The Network Visualization provided the structure.
Key edges and their weights:
| Connection | Weight | Direction |
|---|---|---|
| Lack of Resources → Emotional Exhaustion | 0.82 | Positive |
| Emotional Exhaustion → score_vs_district | -0.64 | Negative |
| Lack of Resources → score_vs_district | -0.71 | Negative (direct) |
| Healthy Boundaries → score_vs_district | +0.54 | Positive |
The thickest edge in the entire network: Lack of Resources → Emotional Exhaustion at 0.82.
This suggested a mediation pathway: resource deprivation increases emotional exhaustion, which degrades teaching quality, which lowers test scores. But resource deprivation also has a direct path to outcomes — separate from the exhaustion pathway.

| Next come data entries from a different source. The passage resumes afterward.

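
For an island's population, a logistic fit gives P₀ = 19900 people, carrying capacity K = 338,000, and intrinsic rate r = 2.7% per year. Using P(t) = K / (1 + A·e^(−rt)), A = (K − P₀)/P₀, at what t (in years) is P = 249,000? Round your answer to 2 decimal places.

A = (338000 − 19900)/19900 = 15.98492
249000 = 338000/(1 + 15.98492·e^(−0.027t)) → 1 + 15.98492·e^(−0.027t) = 1.35743
e^(−0.027t) = 0.02236 → t = ln(44.72187)/0.027 = 3.80046/0.027

t ≈ 140.76 years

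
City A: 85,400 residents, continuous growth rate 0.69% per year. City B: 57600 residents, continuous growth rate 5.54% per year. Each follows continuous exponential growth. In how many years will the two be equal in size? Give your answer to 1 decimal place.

t ≈ 8.1 years

85400·e^(0.0069t) = 57600·e^(0.0554t)
85400/57600 = e^((0.0554 − 0.0069)t) → ln(1.48264) = 0.0485·t
t = 0.39382 / 0.0485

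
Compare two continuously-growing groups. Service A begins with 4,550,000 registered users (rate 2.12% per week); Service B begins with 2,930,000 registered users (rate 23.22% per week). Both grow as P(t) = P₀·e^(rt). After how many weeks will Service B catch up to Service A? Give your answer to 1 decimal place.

t ≈ 2.1 weeks

4550000·e^(0.0212t) = 2930000·e^(0.2322t)
4550000/2930000 = e^((0.2322 − 0.0212)t) → ln(1.5529) = 0.211·t
t = 0.44012 / 0.211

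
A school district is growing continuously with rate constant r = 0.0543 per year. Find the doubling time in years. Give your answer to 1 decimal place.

doubling time = ln(2) / |r| = 0.69315 / 0.0543

doubling time ≈ 12.8 years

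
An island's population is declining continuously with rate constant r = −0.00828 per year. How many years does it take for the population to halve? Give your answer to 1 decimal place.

half-life ≈ 83.7 years

half-life = ln(2) / |r| = 0.69315 / 0.00828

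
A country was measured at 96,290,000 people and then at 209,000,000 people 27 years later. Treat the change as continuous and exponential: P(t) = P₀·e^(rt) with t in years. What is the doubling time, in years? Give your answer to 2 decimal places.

r = ln(209000000/96290000) / 27 = ln(2.17053) / 27 ≈ 0.028703 per year
doubling time = ln 2 / |r| = 0.69315 / 0.028703

doubling time ≈ 24.15 years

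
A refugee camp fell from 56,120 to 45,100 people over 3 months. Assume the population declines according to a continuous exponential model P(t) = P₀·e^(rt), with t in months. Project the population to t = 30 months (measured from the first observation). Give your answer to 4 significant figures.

≈ 6,305 people

r = ln(45100/56120) / 3 ≈ -0.07287 per month
P(30) = 56120 · e^(-0.07287·30) = 56120 · 0.11235 ≈ 6305.31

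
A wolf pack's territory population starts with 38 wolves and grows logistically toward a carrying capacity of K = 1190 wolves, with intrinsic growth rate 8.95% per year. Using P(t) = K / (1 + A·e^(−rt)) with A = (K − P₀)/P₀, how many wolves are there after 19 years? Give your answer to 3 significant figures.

≈ 182 wolves

A = (1190 − 38)/38 = 30.31579
P(19) = 1190 / (1 + 30.31579·e^(−0.0895·19)) = 1190 / (1 + 30.31579·0.182592)
= 1190 / 6.53543 ≈ 182.08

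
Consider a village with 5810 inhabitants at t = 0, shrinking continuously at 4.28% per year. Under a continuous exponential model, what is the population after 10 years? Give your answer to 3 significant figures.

≈ 3,790 inhabitants

P(10) = 5810 · e^(-0.0428·10) = 5810 · e^(-0.428)
= 5810 · 0.65181 ≈ 3787.02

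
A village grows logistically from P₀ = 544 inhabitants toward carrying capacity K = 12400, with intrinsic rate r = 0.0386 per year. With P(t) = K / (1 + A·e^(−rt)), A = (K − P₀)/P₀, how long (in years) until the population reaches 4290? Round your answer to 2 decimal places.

A = (12400 − 544)/544 = 21.79412
4290 = 12400/(1 + 21.79412·e^(−0.0386t)) → 1 + 21.79412·e^(−0.0386t) = 2.89044
e^(−0.0386t) = 0.086741 → t = ln(11.52858)/0.0386 = 2.44483/0.0386

t ≈ 63.34 years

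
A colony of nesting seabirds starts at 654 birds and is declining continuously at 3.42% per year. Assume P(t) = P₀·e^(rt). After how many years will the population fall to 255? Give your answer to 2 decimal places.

t ≈ 27.54 years

255 = 654 · e^(-0.0342·t)
t = ln(255/654) / -0.0342 = ln(0.38991) / -0.0342 = -0.94184 / -0.0342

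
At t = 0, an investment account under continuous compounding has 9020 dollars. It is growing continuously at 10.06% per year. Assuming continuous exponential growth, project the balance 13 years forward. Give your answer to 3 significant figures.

P(13) = 9020 · e^(0.1006·13) = 9020 · e^(1.3078)
= 9020 · 3.69803 ≈ 33356.22

≈ 33,400 dollars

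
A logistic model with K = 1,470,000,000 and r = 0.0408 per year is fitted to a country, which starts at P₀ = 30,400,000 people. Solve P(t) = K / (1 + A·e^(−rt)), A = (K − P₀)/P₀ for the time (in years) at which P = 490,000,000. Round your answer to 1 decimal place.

t ≈ 77.6 years

A = (1470000000 − 30400000)/30400000 = 47.35526
490000000 = 1470000000/(1 + 47.35526·e^(−0.0408t)) → 1 + 47.35526·e^(−0.0408t) = 3
e^(−0.0408t) = 0.042234 → t = ln(23.67763)/0.0408 = 3.16453/0.0408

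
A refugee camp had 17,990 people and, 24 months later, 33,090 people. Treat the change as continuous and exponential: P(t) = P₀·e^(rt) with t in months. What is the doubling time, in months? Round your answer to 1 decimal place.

doubling time ≈ 27.3 months

r = ln(33090/17990) / 24 = ln(1.83936) / 24 ≈ 0.025392 per month
doubling time = ln 2 / |r| = 0.69315 / 0.025392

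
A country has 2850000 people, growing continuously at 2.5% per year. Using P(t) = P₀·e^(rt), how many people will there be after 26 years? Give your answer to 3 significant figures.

P(26) = 2850000 · e^(0.025·26) = 2850000 · e^(0.65)
= 2850000 · 1.91554 ≈ 5459291.36

≈ 5,460,000 people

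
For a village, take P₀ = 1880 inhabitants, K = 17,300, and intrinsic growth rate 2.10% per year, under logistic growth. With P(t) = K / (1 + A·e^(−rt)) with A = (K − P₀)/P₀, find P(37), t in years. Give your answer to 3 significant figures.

A = (17300 − 1880)/1880 = 8.20213
P(37) = 17300 / (1 + 8.20213·e^(−0.021·37)) = 17300 / (1 + 8.20213·0.459783)
= 17300 / 4.7712 ≈ 3625.92

≈ 3,630 inhabitants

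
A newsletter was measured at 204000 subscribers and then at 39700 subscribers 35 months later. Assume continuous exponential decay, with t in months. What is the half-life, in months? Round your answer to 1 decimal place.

half-life ≈ 14.8 months

r = ln(39700/204000) / 35 = ln(0.19461) / 35 ≈ -0.046765 per month
half-life = ln 2 / |r| = 0.69315 / 0.046765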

Healthy Boundaries sat apart. It had no strong connection to the burnout cluster — no edge to Lack of Resources, no edge to Emotional Exhaustion. It connected positively to test scores through a completely different mechanism.
These weren't burned-out teachers who had adapted. They were teachers who had prevented burnout through deliberate boundary-setting.
The Integration Matrix: Confirming the Rankings
Across all 42 interviews mapped against the dataset:
| Theme | score_vs_district | turnover_intent | teacher_absences |
|---|---|---|---|
| Lack of Resources | -14.8% avg | Strong positive | Moderate positive |
| Physical Environment | -16.5% avg | Strong positive | Strong positive |
| Emotional Exhaustion | -12.3% avg | Strong positive | Strong positive |
| Administrative Burden | -8.1% avg | Moderate positive | Weak positive |
| Healthy Boundaries | +6.7% avg | Strong negative | Strong negative |
Administrative Burden produced real frustration in the interviews. But its correlation with student outcomes was weaker than the other burnout themes. Paperwork is demoralising — it's not, on its own, as predictive of poor teaching outcomes as resource deprivation or physical environment.
That distinction — which qualitative coding alone couldn't establish — came from the integration.
The Recommendation
The dissertation's Chapter 4 finding challenged the individual-level framing of teacher burnout.
The problem isn't primarily about wellness programs. It's about funding.
Emotional exhaustion matters. But in most cases it's downstream of resource deprivation. Treating burnout as a psychological problem without addressing its material causes treats the symptom, not the cause.
However — and this is the nuance the integration revealed — Healthy Boundaries teachers showed that systemic constraints don't determine outcomes uniformly.
Sarah's students scored 6.7% above district average despite the same funding environment as Maria's. That gap is the size of a policy intervention, delivered through individual practice.
The both/and recommendation:
1. Address systemic resource deprivation directly Class size caps, supply budgets, maintenance funding. Physical Environment and Lack of Resources are the strongest predictors of student outcomes. These are addressable through policy, not professional development.
2. Teach boundary-setting strategies alongside systemic advocacy Identify the Sarah patterns — practices that preserve teaching effectiveness under constraint. These become a transferable intervention while systemic changes take years to implement.
3. Separate administrative burden from resource deprivation in future research They're often treated as the same problem. The integration shows they're not. Paperwork reform helps. It won't close the test score gap that resource deprivation creates.
The Outcome
The dissertation committee got their integrated analysis. Not parallel findings sitting side by side — an actual structural model showing how burnout factors connect to each other and to student outcomes.
The Integration Matrix went into Chapter 4 as the findings table. The Network Visualization became Figure 4.2 in the discussion chapter. Every correlation was backed by traceable quotes from the interview transcripts.
The qualitative explained the human cost of underfunding. The quantitative proved how consistently it predicts student outcomes. The integration showed which interventions would move which metrics.
That's a dissertation finding. It's also a policy argument.